New York’s legendary Main Stem, Broadway has long been the rainbow’s end for musical theater, hence the not-quite omnibus title of this book. Here are ten shows devoted to that magical talisman, the city on the Hudson.
The great songwriters Leonard Bernstein (the music) and Betty Comden and Adolph Green (the words) either together or separately wrote several musical paeans to New York. These titles are a quick trip through musical greatness:
West Side Story, Bells are Ringing,
and their first show together,
On The Town.
Wonderful Town,
scored by the three, gets the nod here as an almost perfect example of the musical-comedy genre and a perfect love letter to New York. A superb adaptation of the play
My Sister Eileen, Wonderful Town
tells the story of the Sherwood sisters, bookish Ruth and gorgeous Eileen, who have journeyed east from Columbus, Ohio, to 1935 Greenwich Village in search of fame, fortune, and fellas. Written in an unheard-of
five weeks, the show featured a fine score and an unmatched star performance by Rosalind Russell as would-be writer Ruth.

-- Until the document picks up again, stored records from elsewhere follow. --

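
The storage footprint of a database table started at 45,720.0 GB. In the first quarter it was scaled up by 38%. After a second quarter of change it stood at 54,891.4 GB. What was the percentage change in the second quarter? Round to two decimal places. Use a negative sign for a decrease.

-13.00%

After the first quarter: 45,720.0 × 1.38 = 63093.6.
Second-quarter multiplier: 54,891.4 ÷ 63093.6 ≈ 0.869999.
That is a change of -13.00%.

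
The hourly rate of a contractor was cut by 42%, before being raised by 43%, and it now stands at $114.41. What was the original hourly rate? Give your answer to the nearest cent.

The overall multiplier applied was 0.58 × 1.43 = 0.8294.
So the original hourly rate was $114.41 ÷ 0.8294 ≈ $137.94.

$137.94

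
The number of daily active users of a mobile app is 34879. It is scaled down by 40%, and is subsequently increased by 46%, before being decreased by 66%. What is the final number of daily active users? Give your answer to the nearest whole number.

Each change multiplies by a factor: 0.6 × 1.46 × 0.34 = 0.29784.
34879 × 0.29784 = 10388.36136 ≈ 10388.

10388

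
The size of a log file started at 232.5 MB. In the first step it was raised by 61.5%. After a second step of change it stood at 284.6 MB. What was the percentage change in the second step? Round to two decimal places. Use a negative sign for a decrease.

-24.21%

After the first step: 232.5 × 1.615 = 375.4875.
Second-step multiplier: 284.6 ÷ 375.4875 ≈ 0.757948.
That is a change of -24.21%.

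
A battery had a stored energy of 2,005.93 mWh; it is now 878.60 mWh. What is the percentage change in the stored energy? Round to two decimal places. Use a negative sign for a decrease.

Change: 878.60 − 2,005.93 = -1,127.33.
Relative to the original: -1,127.33 ÷ 2,005.93 ≈ -56.20%.

-56.20%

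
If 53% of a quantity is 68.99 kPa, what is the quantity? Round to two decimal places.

130.17 kPa

68.99 kPa ÷ 0.53 ≈ 130.17 kPa.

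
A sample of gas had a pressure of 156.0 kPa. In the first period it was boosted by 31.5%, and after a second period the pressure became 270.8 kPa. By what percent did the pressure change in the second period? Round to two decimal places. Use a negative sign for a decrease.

After the first period: 156.0 × 1.315 = 205.14.
Second-period multiplier: 270.8 ÷ 205.14 ≈ 1.320074.
That is a change of 32.01%.

32.01%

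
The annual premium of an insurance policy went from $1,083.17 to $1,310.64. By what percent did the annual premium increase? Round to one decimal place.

Change: $1,310.64 − $1,083.17 = $227.47.
Relative to the original: $227.47 ÷ $1,083.17 ≈ 21.0%.
So the annual premium increased by 21.0%.

21.0%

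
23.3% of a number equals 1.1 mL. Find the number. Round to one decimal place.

4.7 mL

1.1 mL ÷ 0.233 ≈ 4.7 mL.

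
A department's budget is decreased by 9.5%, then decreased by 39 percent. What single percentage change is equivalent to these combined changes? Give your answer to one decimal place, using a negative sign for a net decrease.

-44.8%

The combined multiplier is 0.905 × 0.61 = 0.55205.
That corresponds to a decrease of 44.8%.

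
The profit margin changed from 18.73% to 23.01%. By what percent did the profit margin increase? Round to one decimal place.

The change is 23.01 − 18.73 = 4.28 percentage points.
Relative to the original 18.73%, that is 4.28 ÷ 18.73 ≈ 22.9%.
So the profit margin rose by 22.9%.

22.9%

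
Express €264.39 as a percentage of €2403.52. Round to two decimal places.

€264.39 ÷ €2403.52 ≈ 11.00%.

11.00%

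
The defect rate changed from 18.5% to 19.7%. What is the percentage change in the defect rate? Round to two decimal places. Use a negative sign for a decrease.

6.49%

The change is 19.7 − 18.5 = 1.2 percentage points.
Relative to the original 18.5%, that is 1.2 ÷ 18.5 ≈ 6.49%.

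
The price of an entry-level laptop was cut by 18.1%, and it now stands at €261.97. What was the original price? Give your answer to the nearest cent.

The overall multiplier applied was 0.819.
So the original price was €261.97 ÷ 0.819 ≈ €319.87.

€319.87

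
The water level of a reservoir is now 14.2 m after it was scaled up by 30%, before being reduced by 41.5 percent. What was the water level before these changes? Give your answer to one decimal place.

The overall multiplier applied was 1.3 × 0.585 = 0.7605.
So the original water level was 14.2 ÷ 0.7605 ≈ 18.7 m.

18.7 m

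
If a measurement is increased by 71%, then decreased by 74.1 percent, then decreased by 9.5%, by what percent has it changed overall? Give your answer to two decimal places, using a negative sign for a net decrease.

-59.92%

A 71% increase multiplies by 1.71.
Then a 74.1% decrease: 1.71 × 0.259 = 0.44289.
Then a 9.5% decrease: 0.44289 × 0.905 = 0.40081545.
Overall factor 0.40081545, i.e. -59.92%.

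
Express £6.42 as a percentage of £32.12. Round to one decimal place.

20.0%

£6.42 ÷ £32.12 ≈ 20.0%.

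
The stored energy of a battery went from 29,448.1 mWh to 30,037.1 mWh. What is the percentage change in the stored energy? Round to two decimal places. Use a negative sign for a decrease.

2.00%

Change: 30,037.1 − 29,448.1 = 589.0.
Relative to the original: 589.0 ÷ 29,448.1 ≈ 2.00%.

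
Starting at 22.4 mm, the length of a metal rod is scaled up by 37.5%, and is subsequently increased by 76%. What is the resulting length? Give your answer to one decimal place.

54.2 mm

Each change multiplies by a factor: 1.375 × 1.76 = 2.42.
22.4 × 2.42 = 54.208 ≈ 54.2.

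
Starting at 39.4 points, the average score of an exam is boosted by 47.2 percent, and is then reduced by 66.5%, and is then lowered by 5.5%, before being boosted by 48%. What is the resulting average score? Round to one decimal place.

27.2 points

Each change multiplies by a factor: 1.472 × 0.335 × 0.945 × 1.48 = 0.689677632.
39.4 × 0.689677632 = 27.1732987008 ≈ 27.2.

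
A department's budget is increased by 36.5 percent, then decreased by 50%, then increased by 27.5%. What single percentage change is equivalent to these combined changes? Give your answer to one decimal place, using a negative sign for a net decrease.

A 36.5% increase multiplies by 1.365.
Then a 50% decrease: 1.365 × 0.5 = 0.6825.
Then a 27.5% increase: 0.6825 × 1.275 = 0.8701875.
Overall factor 0.8701875, i.e. -13.0%.

-13.0%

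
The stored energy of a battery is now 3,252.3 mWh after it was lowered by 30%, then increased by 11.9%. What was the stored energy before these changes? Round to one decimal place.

4,152.0 mWh

Undoing the 11.9% increase: 3,252.3 ÷ 1.119 ≈ 2906.434316.
Undoing the 30% decrease: 2906.434316 ÷ 0.7 ≈ 4,152.0 mWh.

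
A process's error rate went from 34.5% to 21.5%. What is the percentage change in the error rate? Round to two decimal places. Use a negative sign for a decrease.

-37.68%

The change is 21.5 − 34.5 = -13.0 percentage points.
Relative to the original 34.5%, that is -13.0 ÷ 34.5 ≈ -37.68%.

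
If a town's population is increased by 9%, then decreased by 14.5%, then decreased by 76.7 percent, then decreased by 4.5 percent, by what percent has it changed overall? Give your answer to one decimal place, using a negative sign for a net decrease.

-79.3%

The combined multiplier is 1.09 × 0.855 × 0.233 × 0.955 = 0.20737285425.
That corresponds to a decrease of 79.3%.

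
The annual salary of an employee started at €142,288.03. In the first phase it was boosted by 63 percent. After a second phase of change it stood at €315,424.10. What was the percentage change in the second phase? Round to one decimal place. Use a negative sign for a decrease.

After the first phase: €142,288.03 × 1.63 = €231929.4889.
Second-phase multiplier: €315,424.10 ÷ €231929.4889 ≈ 1.36.
That is a change of 36.0%.

36.0%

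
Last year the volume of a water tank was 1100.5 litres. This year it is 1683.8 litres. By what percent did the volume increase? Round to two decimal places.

Change: 1683.8 − 1100.5 = 583.3.
Relative to the original: 583.3 ÷ 1100.5 ≈ 53.00%.
So the volume increased by 53.00%.

53.00%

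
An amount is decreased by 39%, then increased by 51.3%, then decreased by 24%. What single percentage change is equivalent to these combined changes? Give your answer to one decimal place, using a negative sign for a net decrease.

A 39% decrease multiplies by 0.61.
Then a 51.3% increase: 0.61 × 1.513 = 0.92293.
Then a 24% decrease: 0.92293 × 0.76 = 0.7014268.
Overall factor 0.7014268, i.e. -29.9%.

-29.9%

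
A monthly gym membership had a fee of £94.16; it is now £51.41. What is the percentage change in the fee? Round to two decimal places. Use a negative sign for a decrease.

-45.40%

Change: £51.41 − £94.16 = -£42.75.
Relative to the original: -£42.75 ÷ £94.16 ≈ -45.40%.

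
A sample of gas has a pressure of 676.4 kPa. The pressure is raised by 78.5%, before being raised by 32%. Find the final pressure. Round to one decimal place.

Apply the 78.5% increase: 676.4 × 1.785 = 1207.374.
After the 32% increase: 1207.374 × 1.32 = 1593.73368 ≈ 1593.7.

1593.7 kPa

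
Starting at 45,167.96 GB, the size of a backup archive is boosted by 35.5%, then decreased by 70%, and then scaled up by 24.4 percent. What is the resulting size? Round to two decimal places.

35.5% increase: 45,167.96 × 1.355 = 61202.5858.
After the 70% decrease: 61202.5858 × 0.3 = 18360.77574.
24.4% increase: 18360.77574 × 1.244 = 22840.80502056 ≈ 22,840.81.

22,840.81 GB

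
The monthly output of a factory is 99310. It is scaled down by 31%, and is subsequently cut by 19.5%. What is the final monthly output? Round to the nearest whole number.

Apply the 31% decrease: 99310 × 0.69 = 68523.9.
19.5% decrease: 68523.9 × 0.805 = 55161.7395 ≈ 55162.

55162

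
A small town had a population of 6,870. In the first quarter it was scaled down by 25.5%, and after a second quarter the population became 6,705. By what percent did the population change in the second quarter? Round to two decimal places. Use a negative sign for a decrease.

After the first quarter: 6,870 × 0.745 = 5118.15.
Second-quarter multiplier: 6,705 ÷ 5118.15 ≈ 1.310044.
That is a change of 31.00%.

31.00%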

The show that many call the last great musical of the twentieth century,
Ragtime
is a sweeping adaptation of the E.L. Doctorow’ novel of the same name, and is structured similarly. Doctorow’s typical epic sweep, combining ordinary people and the famous folk with which they interact, is cleverly adapted into musical form by librettist Terrence McNally, composer Stephen Flaherty, and lyricist Lynn Ahrens.
The tony, all-white suburb of New Rochelle, home to an affluent white family, is invaded by the real world, i.e., racism, humanity, inhumanity, and other people. Whites, blacks, immigrants, and their mutual experiences, creating the tapestry of Americana at the beginning of the twentieth century, are handled with superb taste and style in this grade-A adaptation.
Say “Broadway author” in a word association test and nine out of ten will answer “Neil Simon.” Check. And does any Broadway composer say “New York City” more than Cy Coleman? No. Check, again. So they collaborated on a musical (with the smarty-pants lyricist Dorothy Fields) and created a sweet New York cocktail (a Manhattan?) called
Sweet Charity.
Adapted from the Fellini film
Nights of Cabiria,
Charity is a big-hearted dance-hall girl who loves neither wisely nor well. She hooks up with all manner of New York types, from a swingin’ playboy to a nerdy corporate schlub. Her adventures include a downtown
rave-up (“Rhythm of Life), presided over by Big Daddy Johann Sebastian Brubeck, and a parade through the city streets (“I’m a Brass Band”).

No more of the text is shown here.